The outlook for the global reinsurance sector in 2014 remains stable, according to ratings agency A.M. Best, despite the overcapacity in the market created by well-capitalised traditional players and the influence of alternative capital.
A stable outlook means that A.M. Best expects the majority of its rating actions on global reinsurers will be affirmations, rather than upgrades or downgrades, over the next 12 to 18 months. Underpinning this is the robust capital position of rated reinsurers, strong enterprise risk management and an improving economic outlook.
However the market faces overcapacity, according to A.M. Best Co. Vice President Robert DeRose, partly from the well-capitalised traditional reinsurance players but exacerbated by the influx of alternative capital from the likes of pension funds, hedge funds and other capital markets players.
DeRose also highlights the light catastrophe year, reduced demand from ceding companies who are retaining more business, which combined with the overcapacity is creating a supply and demand imbalance in the global reinsurance market.

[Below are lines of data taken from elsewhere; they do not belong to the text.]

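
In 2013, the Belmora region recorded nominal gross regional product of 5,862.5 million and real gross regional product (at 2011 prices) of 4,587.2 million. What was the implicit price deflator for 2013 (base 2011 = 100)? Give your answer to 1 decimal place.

implicit price deflator = (Nominal / Real) × 100 = 5862.5 / 4587.2 × 100 = 127.80.

127.8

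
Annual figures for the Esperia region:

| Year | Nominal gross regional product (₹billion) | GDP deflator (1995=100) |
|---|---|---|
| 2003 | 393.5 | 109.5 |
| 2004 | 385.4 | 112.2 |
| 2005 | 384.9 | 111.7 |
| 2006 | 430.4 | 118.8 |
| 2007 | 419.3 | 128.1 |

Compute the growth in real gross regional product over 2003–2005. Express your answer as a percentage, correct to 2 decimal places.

-4.11%

Real gross regional product 2003 = 393.5/1.095 = 359.36.
Real gross regional product 2005 = 384.9/1.117 = 344.58.
Change = 344.58/359.36 − 1 = -0.0411.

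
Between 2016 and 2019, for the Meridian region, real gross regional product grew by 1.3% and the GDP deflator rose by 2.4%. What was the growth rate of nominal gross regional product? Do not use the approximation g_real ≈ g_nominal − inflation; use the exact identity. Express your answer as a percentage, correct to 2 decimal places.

(1 + g_nom) = (1 + g_real)(1 + π) = 1.0130 × 1.0240 = 1.03731.

3.73%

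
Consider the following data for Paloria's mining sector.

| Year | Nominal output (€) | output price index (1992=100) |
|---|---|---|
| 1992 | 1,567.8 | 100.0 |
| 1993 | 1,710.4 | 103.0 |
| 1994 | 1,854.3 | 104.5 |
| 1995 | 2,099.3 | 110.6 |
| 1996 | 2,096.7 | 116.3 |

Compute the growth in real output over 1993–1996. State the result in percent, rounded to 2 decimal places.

8.57%

Real output 1993 = 1710.4/1.030 = 1660.58.
Real output 1996 = 2096.7/1.163 = 1802.84.
Change = 1802.84/1660.58 − 1 = 0.0857.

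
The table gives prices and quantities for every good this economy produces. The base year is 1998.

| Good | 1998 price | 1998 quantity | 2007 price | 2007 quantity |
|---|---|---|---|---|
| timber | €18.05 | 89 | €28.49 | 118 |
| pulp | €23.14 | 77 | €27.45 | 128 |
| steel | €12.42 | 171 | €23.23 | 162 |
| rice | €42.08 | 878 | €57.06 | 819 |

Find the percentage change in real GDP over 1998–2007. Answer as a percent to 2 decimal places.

-2.10%

Real GDP 1998 = Nominal GDP 1998 = 18.05·89 + 23.14·77 + 12.42·171 + 42.08·878 = 42458.29.
Real GDP 2007 (at 1998 prices) = 18.05·118 + 23.14·128 + 12.42·162 + 42.08·819 = 41567.38.
Real growth = 41567.38/42458.29 − 1 = -0.0210.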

A.M. Best has noticed reinsurers being more selective with the property catastrophe business they underwrite and deploying more capacity into longer tail lines. However, DeRose stressed that this is only a subtle shift in product and portfolio mix as the rate environment is challenging in non-property lines of business as well.
A.M. Best said in its global reinsurance outlook report that there is too much capital chasing the same opportunities and that this has put pressure on reinsurance pricing as well as terms and conditions. With third-party capital taking the higher layer opportunities and primary insurers increasing their retentions, reinsurance companies seem to be stuck in the middle, A.M. Best explained.
While this risk-sharing battle between primary retentions and reinsurers looking for well-priced opportunities to deploy capital is important it is very different to the inflow of capital from insurance-linked securities (ILS), collateralized reinsurance structures and even rated balance sheets, said A.M. Best.
The external threat from third-party capital, with vast amounts of money potentially available, is of concern and, A.M. Best said, ‘could be the game-changer going forward’. In this environment, reinsurers with primary insurance arms and the ability to manage third-party capital are the best positioned to succeed, Best explained.
Reinsurers returns are destined to be squeezed in the year ahead, with underwriting margins under pressure from competition and low investment yields. A.M. Best expects reinsurers to produce average returns in the high single digit range, including the benefit of prior year reserve releases. Despite the lacklustre returns, A.M. Best expects risk-adjusted capital will remain strong as reinsurers look to reduce exposures to less attractively priced, volatile business.
A.M. Best’s outlook suggests a stable year for reinsurers, but with the ever present threat of increased participation from third-party capital a potential game-changer waiting on the sidelines of the reinsurance market. In such an environment, diligence and sensible underwriting will be key to ensure that no over-exposure is being assumed by reinsurers which may feel under threat.